Despite himself, despite his mission, too, Jean-Jacques liked Pierre. He even admired him, in those long, dark minutes he’d listened to the Mayday pitch. The way he talked about duty was pure Legion, and Jean-Jacques agreed with much of it. The group before the individual. The mission before the group. Quiet professionalism, no matter what. But there was something off about the man, and it wasn’t just the way his face always twitched when he shifted from kreyol to English and back again. The singularity in his vision smacked of fanaticism, and Jean-Jacques reminded himself that Pierre had failed the medical tribunal for a reason. They had a lot in common, true enough. But he was an active warfighter. Pierre was a veteran with troubles. That difference mattered.

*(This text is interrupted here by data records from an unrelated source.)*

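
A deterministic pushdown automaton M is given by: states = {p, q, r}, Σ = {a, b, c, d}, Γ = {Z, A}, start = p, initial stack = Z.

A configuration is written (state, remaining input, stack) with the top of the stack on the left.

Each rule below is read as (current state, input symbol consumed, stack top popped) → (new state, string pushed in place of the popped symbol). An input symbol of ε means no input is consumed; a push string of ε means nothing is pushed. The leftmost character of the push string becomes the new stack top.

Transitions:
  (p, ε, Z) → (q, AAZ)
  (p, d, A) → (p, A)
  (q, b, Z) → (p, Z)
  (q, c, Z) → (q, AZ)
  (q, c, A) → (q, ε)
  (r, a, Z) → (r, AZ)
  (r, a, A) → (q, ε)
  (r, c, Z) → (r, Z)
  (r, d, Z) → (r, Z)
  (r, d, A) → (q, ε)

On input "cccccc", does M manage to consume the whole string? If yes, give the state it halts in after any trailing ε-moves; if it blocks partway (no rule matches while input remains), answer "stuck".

q

(p, cccccc, Z) ⊢ (q, cccccc, AAZ) ⊢ (q, ccccc, AZ) ⊢ (q, cccc, Z) ⊢ (q, ccc, AZ) ⊢ (q, cc, Z) ⊢ (q, c, AZ) ⊢ (q, ε, Z)
All input consumed; M is in state q.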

The bus continued through the far districts of the city, miniatures of street life and human rumpus at every corner. The neon glam of a boho district somewhere between up-and-coming and trendy. The punk grime and graffiti of the district just beyond it. The tidy bedlam of the market in a Taiwanese district, an old lady holding a dead rooster by its neck in one hand and a designer purse in another. Wide avenues, overpasses, chrome and mortar. Then thin arteries of bumpy road among a haze of concrete. People got on the bus, people got off. Emmanuel listened to music through a phone while Jean-Jacques kept to the window. They crossed into a district made up of wogs, the kind that went to food banks. Did Jean-Jacques hear a faint prayer chant of a muezzin or was he imagining it? He couldn’t tell. They passed a landfill set along a row of sunken houses raised above ground level, old dirt backfilled around the buildings. To Jean-Jacques, it looked like a row of urban igloos. Antennas spotted the houses’ roofs while droopy power lines connected them.

He thought about Little Haiti, and it being nicer now than it had been during his boyhood. Maybe Pete was right about that, he thought. Maybe home should get nicer.

They crossed brown water over a high bridge. On the other side was a big green park with big green trees framed by a big empty sky. The road widened out into avenue size again. Pylon dividers became strips of grass. Wood houses with front yards and mailboxes sprang forth. Jean-Jacques cracked the bus window. He smelled wind and sea.

He turned to his cousin. “Where are we?”

Emmanuel took out his earbuds. “Cape Hope,” he said. “Never came here for a beach day or crazy Irish girls?” When Jean-Jacques didn’t respond his cousin just laughed. “Need to get out more, homie.”